To my mind O’Neil’s is an example of the sloppy thinking that permeates politics. The right wants to make countries great — implying that there has been a decline but from when exactly is never specified. Some on the left, who might be expected to believe in progress, instead accept this characterization of decline. Little evidence is ever offered, only a vague feeling that things were better in the past. (Do these people not watch Mad Men?)
To be clear O’Neil’s book contains numerous examples of significant problems in big data models. But O’Neil’s claim about increasing inequality is unsupported because pointing to evidence of a problem now is not the same as pointing to evidence of an increasing problem.

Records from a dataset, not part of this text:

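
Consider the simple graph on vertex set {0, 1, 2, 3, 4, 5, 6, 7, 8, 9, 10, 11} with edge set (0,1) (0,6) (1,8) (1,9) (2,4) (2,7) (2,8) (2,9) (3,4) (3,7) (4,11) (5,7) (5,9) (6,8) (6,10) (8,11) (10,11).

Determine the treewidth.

A width-3 tree decomposition is:
Bags: B1 = {3, 4, 5, 7}  B2 = {2, 4, 5, 7}  B3 = {2, 4, 5, 9}  B4 = {2, 4, 9, 11}  B5 = {2, 8, 9, 11}  B6 = {1, 8, 9, 11}  B7 = {1, 8, 10, 11}  B8 = {1, 6, 8, 10}  B9 = {0, 1, 6, 10}
Tree: B1–B2, B2–B3, B3–B4, B4–B5, B5–B6, B6–B7, B7–B8, B8–B9
Each bag holds 4 vertices, so the decomposition has width 3, which upper-bounds the treewidth. For the lower bound: the 4 vertex sets {3,5,7}, {4}, {2}, {1,8,9,11} are disjoint, each induces a connected subgraph, and every pair is joined by at least one edge of G. Contracting each set to a single vertex therefore yields K_{4} as a minor, and since treewidth is minor-monotone, tw(G) ≥ tw(K_{4}) = 3. Therefore the treewidth is 3.

3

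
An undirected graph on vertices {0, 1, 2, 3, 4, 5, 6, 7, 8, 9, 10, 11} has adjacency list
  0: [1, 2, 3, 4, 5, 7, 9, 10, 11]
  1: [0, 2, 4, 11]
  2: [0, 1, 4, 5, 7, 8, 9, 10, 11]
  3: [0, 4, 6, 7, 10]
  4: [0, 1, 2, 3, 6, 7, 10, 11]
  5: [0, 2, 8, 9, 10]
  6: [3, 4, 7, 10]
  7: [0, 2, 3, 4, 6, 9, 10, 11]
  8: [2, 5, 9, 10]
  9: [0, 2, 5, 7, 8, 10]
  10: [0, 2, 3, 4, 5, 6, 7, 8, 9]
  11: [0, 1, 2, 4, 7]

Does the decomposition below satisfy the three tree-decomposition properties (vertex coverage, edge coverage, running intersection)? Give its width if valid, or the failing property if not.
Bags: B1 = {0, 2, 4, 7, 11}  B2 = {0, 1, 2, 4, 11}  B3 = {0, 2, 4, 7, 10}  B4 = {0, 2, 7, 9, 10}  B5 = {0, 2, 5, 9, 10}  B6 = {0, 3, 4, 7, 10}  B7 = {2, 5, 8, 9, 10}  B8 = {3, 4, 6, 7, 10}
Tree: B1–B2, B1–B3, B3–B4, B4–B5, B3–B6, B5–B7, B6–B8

Yes; width 4.

Vertex coverage: the bags together contain {0, 1, 2, 3, 4, 5, 6, 7, 8, 9, 10, 11}, the full vertex set. Edge coverage: each edge of G has both endpoints in at least one bag. Running intersection: for every vertex, the bags containing it form a connected subtree. All three properties hold, so this is a valid tree decomposition of width max|bag| − 1 = 4, and hence tw(G) ≤ 4.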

Strangely the problem with her logic is evident just from listening to what she says. She clearly knows that bias didn’t get created along with the first PC. She describes how housing loans pre-big-data-models were awarded in a racist fashion. She mentions that people exhibit bias when they make decisions without using big data models. She even says that “..racists don’t spend a lot of time hunting down reliable data to train their twisted models” (O’Neil, 2016, page 23). Unfair bias has been with us probably as long as people have existed.
The obvious unanswered question is: have math models made things worse? Policing and the judicial systems have had, and still have, problems with being unfair but are they worse? To do this O’Neil must specify a baseline — how biased decisions were before the adoption of the models she complains about and compare this to the results after the models. To labour the point if loan and policing decisions were racist before the adoption of math models then documenting evidence of racism after the adoption of the models isn’t enough to show they are more racist now. We need to know whether there is more or less racism now.

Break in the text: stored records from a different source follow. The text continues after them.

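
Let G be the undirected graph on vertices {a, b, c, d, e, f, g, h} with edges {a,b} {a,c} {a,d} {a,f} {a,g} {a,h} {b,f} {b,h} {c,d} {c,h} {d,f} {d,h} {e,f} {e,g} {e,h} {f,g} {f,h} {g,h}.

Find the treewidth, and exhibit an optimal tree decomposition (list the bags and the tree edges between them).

Treewidth 3.
Bags: B1 = {a, d, f, h}  B2 = {a, f, g, h}  B3 = {a, c, d, h}  B4 = {e, f, g, h}  B5 = {a, b, f, h}
Tree: B1–B2, B1–B3, B2–B4, B2–B5

Every bag has size at most 4, so the width is 4 − 1 = 3 and tw(G) ≤ 3. For the lower bound, the 4 vertices {a, c, d, h} are pairwise adjacent, and any tree decomposition puts a clique entirely inside one bag — forcing width ≥ 3. Therefore the treewidth is 3.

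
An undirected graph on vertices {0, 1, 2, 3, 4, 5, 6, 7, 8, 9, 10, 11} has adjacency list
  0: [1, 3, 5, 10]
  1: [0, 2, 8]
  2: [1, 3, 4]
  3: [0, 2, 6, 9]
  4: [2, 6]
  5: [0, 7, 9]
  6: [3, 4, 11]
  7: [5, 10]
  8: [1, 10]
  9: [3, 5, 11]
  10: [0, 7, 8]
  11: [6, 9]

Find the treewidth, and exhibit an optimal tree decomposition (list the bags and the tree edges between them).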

O’Neil has some great points yet the error she makes is pretty basic — it is intellectually sloppy to claim things are getting worse without providing any supporting evidence.
As we see an end to 2016 I think it is important that people who believe in progress don’t accept that society is inevitably plunging towards doom. O’Neil has an important point — math models can codify bias — but the models could also help make the world a better place. Crucially, we need to test when, and how, progress can be made and not just assume that the world is falling apart. Such knee jerk negativity only helps those who don’t believe in progress.
Read: Cathy O’Neil (2016) Weapons of Math Destruction: How Big Data Increases Inequality and Threatens Democracy, Crown, New York.